# Homemade Army of Darkness "Ash" action figure



## kevin242 (Sep 30, 2005)

My 5 year old loves AoD, its one of his favorites. He was Ash for Halloween last year and really had a great time with all the ToTs. He wanted an action figure of Ash but they were expensive and hard to find, I made him this from unfrozen Han Solo, sculpy and a few bits of wood and wire. He now lives on the shelf over my son's bed! 
Enjoy!


----------



## Haunted Bayou (Feb 16, 2007)

That looks really authentic.


----------



## RoxyBlue (Oct 6, 2008)

Nice job, Kevin!
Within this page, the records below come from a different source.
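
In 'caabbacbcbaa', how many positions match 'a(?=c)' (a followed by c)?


Lookahead 'a(?=c)' matches 'a' only when followed by 'c'.
String: 'caabbacbcbaa'
Checking each position where char is 'a':
  pos 1: 'a' -> no (next='a')
  pos 2: 'a' -> no (next='b')
  pos 5: 'a' -> MATCH (next='c')
  pos 10: 'a' -> no (next='a')
Matching positions: [5]
Count: 1

1


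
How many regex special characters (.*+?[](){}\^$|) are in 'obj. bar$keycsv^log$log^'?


Regex special characters are: . * + ? [ ] ( ) { } \ ^ $ |
Scanning 'obj. bar$keycsv^log$log^':
  pos 3: '.' -> SPECIAL
  pos 8: '$' -> SPECIAL
  pos 15: '^' -> SPECIAL
  pos 19: '$' -> SPECIAL
  pos 23: '^' -> SPECIAL
Special chars found: ['.', '$', '^', '$', '^']
Total: 5

5


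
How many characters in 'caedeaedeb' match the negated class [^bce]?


Negated class [^bce] matches any char NOT in {b, c, e}
Scanning 'caedeaedeb':
  pos 0: 'c' -> no (excluded)
  pos 1: 'a' -> MATCH
  pos 2: 'e' -> no (excluded)
  pos 3: 'd' -> MATCH
  pos 4: 'e' -> no (excluded)
  pos 5: 'a' -> MATCH
  pos 6: 'e' -> no (excluded)
  pos 7: 'd' -> MATCH
  pos 8: 'e' -> no (excluded)
  pos 9: 'b' -> no (excluded)
Total matches: 4

4


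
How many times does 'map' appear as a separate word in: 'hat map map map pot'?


Scanning each word for exact match 'map':
  Word 1: 'hat' -> no
  Word 2: 'map' -> MATCH
  Word 3: 'map' -> MATCH
  Word 4: 'map' -> MATCH
  Word 5: 'pot' -> no
Total matches: 3

3


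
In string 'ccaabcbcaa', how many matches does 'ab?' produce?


Pattern 'ab?' matches 'a' optionally followed by 'b'.
String: 'ccaabcbcaa'
Scanning left to right for 'a' then checking next char:
  Match 1: 'a' (a not followed by b)
  Match 2: 'ab' (a followed by b)
  Match 3: 'a' (a not followed by b)
  Match 4: 'a' (a not followed by b)
Total matches: 4

4


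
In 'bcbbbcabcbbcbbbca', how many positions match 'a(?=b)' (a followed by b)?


Lookahead 'a(?=b)' matches 'a' only when followed by 'b'.
String: 'bcbbbcabcbbcbbbca'
Checking each position where char is 'a':
  pos 6: 'a' -> MATCH (next='b')
Matching positions: [6]
Count: 1

1


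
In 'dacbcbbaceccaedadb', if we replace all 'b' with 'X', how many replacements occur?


re.sub('b', 'X', text) replaces every occurrence of 'b' with 'X'.
Text: 'dacbcbbaceccaedadb'
Scanning for 'b':
  pos 3: 'b' -> replacement #1
  pos 5: 'b' -> replacement #2
  pos 6: 'b' -> replacement #3
  pos 17: 'b' -> replacement #4
Total replacements: 4

4


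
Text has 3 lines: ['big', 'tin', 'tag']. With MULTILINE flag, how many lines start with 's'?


With MULTILINE flag, ^ matches the start of each line.
Lines: ['big', 'tin', 'tag']
Checking which lines start with 's':
  Line 1: 'big' -> no
  Line 2: 'tin' -> no
  Line 3: 'tag' -> no
Matching lines: []
Count: 0

0


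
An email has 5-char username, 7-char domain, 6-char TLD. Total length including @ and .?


An email address has format: username@domain.tld
Username length: 5
'@' character: 1
Domain length: 7
'.' character: 1
TLD length: 6
Total = 5 + 1 + 7 + 1 + 6 = 20

20


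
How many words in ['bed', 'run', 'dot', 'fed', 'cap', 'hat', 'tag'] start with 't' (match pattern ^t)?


Pattern ^t anchors to start of word. Check which words begin with 't':
  'bed' -> no
  'run' -> no
  'dot' -> no
  'fed' -> no
  'cap' -> no
  'hat' -> no
  'tag' -> MATCH (starts with 't')
Matching words: ['tag']
Count: 1

1


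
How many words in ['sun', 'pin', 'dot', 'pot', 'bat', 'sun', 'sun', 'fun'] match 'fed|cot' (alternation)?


Alternation 'fed|cot' matches either 'fed' or 'cot'.
Checking each word:
  'sun' -> no
  'pin' -> no
  'dot' -> no
  'pot' -> no
  'bat' -> no
  'sun' -> no
  'sun' -> no
  'fun' -> no
Matches: []
Count: 0

0


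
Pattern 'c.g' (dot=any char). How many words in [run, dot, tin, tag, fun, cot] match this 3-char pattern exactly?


Pattern 'c.g' means: starts with 'c', any single char, ends with 'g'.
Checking each word (must be exactly 3 chars):
  'run' (len=3): no
  'dot' (len=3): no
  'tin' (len=3): no
  'tag' (len=3): no
  'fun' (len=3): no
  'cot' (len=3): no
Matching words: []
Total: 0

0


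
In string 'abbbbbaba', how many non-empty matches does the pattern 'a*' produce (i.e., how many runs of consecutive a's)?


Pattern 'a*' matches zero or more a's. We want non-empty runs of consecutive a's.
String: 'abbbbbaba'
Walking through the string to find runs of a's:
  Run 1: positions 0-0 -> 'a'
  Run 2: positions 6-6 -> 'a'
  Run 3: positions 8-8 -> 'a'
Non-empty runs found: ['a', 'a', 'a']
Count: 3

3


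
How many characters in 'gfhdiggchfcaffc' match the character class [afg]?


Character class [afg] matches any of: {a, f, g}
Scanning string 'gfhdiggchfcaffc' character by character:
  pos 0: 'g' -> MATCH
  pos 1: 'f' -> MATCH
  pos 2: 'h' -> no
  pos 3: 'd' -> no
  pos 4: 'i' -> no
  pos 5: 'g' -> MATCH
  pos 6: 'g' -> MATCH
  pos 7: 'c' -> no
  pos 8: 'h' -> no
  pos 9: 'f' -> MATCH
  pos 10: 'c' -> no
  pos 11: 'a' -> MATCH
  pos 12: 'f' -> MATCH
  pos 13: 'f' -> MATCH
  pos 14: 'c' -> no
Total matches: 8

8


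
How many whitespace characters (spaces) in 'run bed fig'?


\s matches whitespace characters (spaces, tabs, etc.).
Text: 'run bed fig'
This text has 3 words separated by spaces.
Number of spaces = number of words - 1 = 3 - 1 = 2

2


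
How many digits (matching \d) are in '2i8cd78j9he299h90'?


\d matches any digit 0-9.
Scanning '2i8cd78j9he299h90':
  pos 0: '2' -> DIGIT
  pos 2: '8' -> DIGIT
  pos 5: '7' -> DIGIT
  pos 6: '8' -> DIGIT
  pos 8: '9' -> DIGIT
  pos 11: '2' -> DIGIT
  pos 12: '9' -> DIGIT
  pos 13: '9' -> DIGIT
  pos 15: '9' -> DIGIT
  pos 16: '0' -> DIGIT
Digits found: ['2', '8', '7', '8', '9', '2', '9', '9', '9', '0']
Total: 10

10


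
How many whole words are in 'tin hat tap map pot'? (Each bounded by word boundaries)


Word boundaries (\b) mark the start/end of each word.
Text: 'tin hat tap map pot'
Splitting by whitespace:
  Word 1: 'tin'
  Word 2: 'hat'
  Word 3: 'tap'
  Word 4: 'map'
  Word 5: 'pot'
Total whole words: 5

5


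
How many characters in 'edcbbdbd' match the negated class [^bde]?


Negated class [^bde] matches any char NOT in {b, d, e}
Scanning 'edcbbdbd':
  pos 0: 'e' -> no (excluded)
  pos 1: 'd' -> no (excluded)
  pos 2: 'c' -> MATCH
  pos 3: 'b' -> no (excluded)
  pos 4: 'b' -> no (excluded)
  pos 5: 'd' -> no (excluded)
  pos 6: 'b' -> no (excluded)
  pos 7: 'd' -> no (excluded)
Total matches: 1

1


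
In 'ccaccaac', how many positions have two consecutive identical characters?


Looking for consecutive identical characters in 'ccaccaac':
  pos 0-1: 'c' vs 'c' -> MATCH ('cc')
  pos 1-2: 'c' vs 'a' -> different
  pos 2-3: 'a' vs 'c' -> different
  pos 3-4: 'c' vs 'c' -> MATCH ('cc')
  pos 4-5: 'c' vs 'a' -> different
  pos 5-6: 'a' vs 'a' -> MATCH ('aa')
  pos 6-7: 'a' vs 'c' -> different
Consecutive identical pairs: ['cc', 'cc', 'aa']
Count: 3

3


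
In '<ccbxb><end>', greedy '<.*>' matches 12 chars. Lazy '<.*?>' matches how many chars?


Greedy '<.*>' tries to match as MUCH as possible.
Lazy '<.*?>' tries to match as LITTLE as possible.

String: '<ccbxb><end>'
Greedy '<.*>' starts at first '<' and extends to the LAST '>': '<ccbxb><end>' (12 chars)
Lazy '<.*?>' starts at first '<' and stops at the FIRST '>': '<ccbxb>' (7 chars)

7


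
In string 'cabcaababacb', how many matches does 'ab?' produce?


Pattern 'ab?' matches 'a' optionally followed by 'b'.
String: 'cabcaababacb'
Scanning left to right for 'a' then checking next char:
  Match 1: 'ab' (a followed by b)
  Match 2: 'a' (a not followed by b)
  Match 3: 'ab' (a followed by b)
  Match 4: 'ab' (a followed by b)
  Match 5: 'a' (a not followed by b)
Total matches: 5

5


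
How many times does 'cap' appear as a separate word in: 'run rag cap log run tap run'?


Scanning each word for exact match 'cap':
  Word 1: 'run' -> no
  Word 2: 'rag' -> no
  Word 3: 'cap' -> MATCH
  Word 4: 'log' -> no
  Word 5: 'run' -> no
  Word 6: 'tap' -> no
  Word 7: 'run' -> no
Total matches: 1

1


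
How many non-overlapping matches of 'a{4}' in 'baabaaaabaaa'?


Pattern 'a{4}' matches exactly 4 consecutive a's (greedy, non-overlapping).
String: 'baabaaaabaaa'
Scanning for runs of a's:
  Run at pos 1: 'aa' (length 2) -> 0 match(es)
  Run at pos 4: 'aaaa' (length 4) -> 1 match(es)
  Run at pos 9: 'aaa' (length 3) -> 0 match(es)
Matches found: ['aaaa']
Total: 1

1


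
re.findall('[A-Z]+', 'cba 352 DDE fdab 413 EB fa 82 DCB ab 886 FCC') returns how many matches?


Pattern '[A-Z]+' finds one or more uppercase letters.
Text: 'cba 352 DDE fdab 413 EB fa 82 DCB ab 886 FCC'
Scanning for matches:
  Match 1: 'DDE'
  Match 2: 'EB'
  Match 3: 'DCB'
  Match 4: 'FCC'
Total matches: 4

4


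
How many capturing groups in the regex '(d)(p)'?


To count capturing groups, count each '(' that starts a group.
Pattern: '(d)(p)'
Walking through the pattern:
  Position 0: '(' -> group #1
  Position 3: '(' -> group #2
Total capturing groups: 2

2


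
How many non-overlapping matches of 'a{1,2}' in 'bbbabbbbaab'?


Pattern 'a{1,2}' matches between 1 and 2 consecutive a's (greedy).
String: 'bbbabbbbaab'
Finding runs of a's and applying greedy matching:
  Run at pos 3: 'a' (length 1)
  Run at pos 8: 'aa' (length 2)
Matches: ['a', 'aa']
Count: 2

2


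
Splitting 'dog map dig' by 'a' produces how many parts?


Splitting by 'a' breaks the string at each occurrence of the separator.
Text: 'dog map dig'
Parts after split:
  Part 1: 'dog m'
  Part 2: 'p dig'
Total parts: 2

2


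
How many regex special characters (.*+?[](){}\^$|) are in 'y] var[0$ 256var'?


Regex special characters are: . * + ? [ ] ( ) { } \ ^ $ |
Scanning 'y] var[0$ 256var':
  pos 1: ']' -> SPECIAL
  pos 6: '[' -> SPECIAL
  pos 8: '$' -> SPECIAL
Special chars found: [']', '[', '$']
Total: 3

3


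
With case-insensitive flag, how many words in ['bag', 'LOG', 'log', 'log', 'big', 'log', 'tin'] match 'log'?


Case-insensitive matching: compare each word's lowercase form to 'log'.
  'bag' -> lower='bag' -> no
  'LOG' -> lower='log' -> MATCH
  'log' -> lower='log' -> MATCH
  'log' -> lower='log' -> MATCH
  'big' -> lower='big' -> no
  'log' -> lower='log' -> MATCH
  'tin' -> lower='tin' -> no
Matches: ['LOG', 'log', 'log', 'log']
Count: 4

4


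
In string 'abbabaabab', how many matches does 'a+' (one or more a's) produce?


Pattern 'a+' matches one or more consecutive a's.
String: 'abbabaabab'
Scanning for runs of a:
  Match 1: 'a' (length 1)
  Match 2: 'a' (length 1)
  Match 3: 'aa' (length 2)
  Match 4: 'a' (length 1)
Total matches: 4

4


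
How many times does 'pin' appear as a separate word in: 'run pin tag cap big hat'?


Scanning each word for exact match 'pin':
  Word 1: 'run' -> no
  Word 2: 'pin' -> MATCH
  Word 3: 'tag' -> no
  Word 4: 'cap' -> no
  Word 5: 'big' -> no
  Word 6: 'hat' -> no
Total matches: 1

1


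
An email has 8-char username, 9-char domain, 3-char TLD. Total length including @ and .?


An email address has format: username@domain.tld
Username length: 8
'@' character: 1
Domain length: 9
'.' character: 1
TLD length: 3
Total = 8 + 1 + 9 + 1 + 3 = 22

22


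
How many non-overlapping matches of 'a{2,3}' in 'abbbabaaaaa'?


Pattern 'a{2,3}' matches between 2 and 3 consecutive a's (greedy).
String: 'abbbabaaaaa'
Finding runs of a's and applying greedy matching:
  Run at pos 0: 'a' (length 1)
  Run at pos 4: 'a' (length 1)
  Run at pos 6: 'aaaaa' (length 5)
Matches: ['aaa', 'aa']
Count: 2

2


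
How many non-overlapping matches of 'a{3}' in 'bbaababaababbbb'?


Pattern 'a{3}' matches exactly 3 consecutive a's (greedy, non-overlapping).
String: 'bbaababaababbbb'
Scanning for runs of a's:
  Run at pos 2: 'aa' (length 2) -> 0 match(es)
  Run at pos 5: 'a' (length 1) -> 0 match(es)
  Run at pos 7: 'aa' (length 2) -> 0 match(es)
  Run at pos 10: 'a' (length 1) -> 0 match(es)
Matches found: []
Total: 0

0


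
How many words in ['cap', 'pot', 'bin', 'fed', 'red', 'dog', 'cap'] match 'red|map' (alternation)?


Alternation 'red|map' matches either 'red' or 'map'.
Checking each word:
  'cap' -> no
  'pot' -> no
  'bin' -> no
  'fed' -> no
  'red' -> MATCH
  'dog' -> no
  'cap' -> no
Matches: ['red']
Count: 1

1


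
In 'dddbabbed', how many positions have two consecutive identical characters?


Looking for consecutive identical characters in 'dddbabbed':
  pos 0-1: 'd' vs 'd' -> MATCH ('dd')
  pos 1-2: 'd' vs 'd' -> MATCH ('dd')
  pos 2-3: 'd' vs 'b' -> different
  pos 3-4: 'b' vs 'a' -> different
  pos 4-5: 'a' vs 'b' -> different
  pos 5-6: 'b' vs 'b' -> MATCH ('bb')
  pos 6-7: 'b' vs 'e' -> different
  pos 7-8: 'e' vs 'd' -> different
Consecutive identical pairs: ['dd', 'dd', 'bb']
Count: 3

3


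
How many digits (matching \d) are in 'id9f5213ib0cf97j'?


\d matches any digit 0-9.
Scanning 'id9f5213ib0cf97j':
  pos 2: '9' -> DIGIT
  pos 4: '5' -> DIGIT
  pos 5: '2' -> DIGIT
  pos 6: '1' -> DIGIT
  pos 7: '3' -> DIGIT
  pos 10: '0' -> DIGIT
  pos 13: '9' -> DIGIT
  pos 14: '7' -> DIGIT
Digits found: ['9', '5', '2', '1', '3', '0', '9', '7']
Total: 8

8


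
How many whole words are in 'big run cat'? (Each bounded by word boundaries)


Word boundaries (\b) mark the start/end of each word.
Text: 'big run cat'
Splitting by whitespace:
  Word 1: 'big'
  Word 2: 'run'
  Word 3: 'cat'
Total whole words: 3

3


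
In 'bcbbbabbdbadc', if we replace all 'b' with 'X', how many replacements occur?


re.sub('b', 'X', text) replaces every occurrence of 'b' with 'X'.
Text: 'bcbbbabbdbadc'
Scanning for 'b':
  pos 0: 'b' -> replacement #1
  pos 2: 'b' -> replacement #2
  pos 3: 'b' -> replacement #3
  pos 4: 'b' -> replacement #4
  pos 6: 'b' -> replacement #5
  pos 7: 'b' -> replacement #6
  pos 9: 'b' -> replacement #7
Total replacements: 7

7


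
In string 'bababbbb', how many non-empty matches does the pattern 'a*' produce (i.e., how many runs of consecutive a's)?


Pattern 'a*' matches zero or more a's. We want non-empty runs of consecutive a's.
String: 'bababbbb'
Walking through the string to find runs of a's:
  Run 1: positions 1-1 -> 'a'
  Run 2: positions 3-3 -> 'a'
Non-empty runs found: ['a', 'a']
Count: 2

2


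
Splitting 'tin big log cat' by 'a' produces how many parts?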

I'll bet your son is thrilled with his one-of-a-kind Ash figure


----------



## hedg12 (Jul 6, 2008)

Very cool!


----------



## fick209 (Aug 31, 2009)

That is super cool, very well done!


----------



## skeletonowl (Aug 8, 2006)

YES! Awesome job! Your son has amazing taste if I do say so myself


----------



## pagan (Sep 9, 2009)

Awesome job on the transformation. Your sons costume is a nice piece of work as well!


----------



## debbie5 (Mar 2, 2007)

I can't even get my husband to SHAVE and you do THIS!!?? Amazing...good Daddy!


----------



## Mr_Chicken (Nov 26, 2008)

too cool!


----------



## Dr Morbius (Sep 21, 2004)

That "unfrozen an Solo" looks an awful lot like Bruce. Did you modify the face at all? 
Looks great!


----------



## Spooky1 (Aug 25, 2008)

Good job on creating a little Ash. Now get to work on Evil Ash.


----------



## kevin242 (Sep 30, 2005)

Thanks for the great comments everyone, to answer your questions: yes, he spouted AoD lines the entire night, especially "This... is my BOOMSTICK!" and "Go run home and CRY TO MAMA!". LOL it was adorable... The head is from another Star Wars character, some Imperial guard, it looks a LOT like Ash and really makes the figure.


----------



## Scuz (Jul 7, 2010)

The action figure is awesone to the point where i took at as a great inspiration and made my own


----------



## Nightmare-Dude (Aug 11, 2010)

Figure is pretty acurate


----------



## Wildcat (Nov 3, 2007)

He's a great looking action figure. I think it's awesome that your son has such a liking for Ash.


----------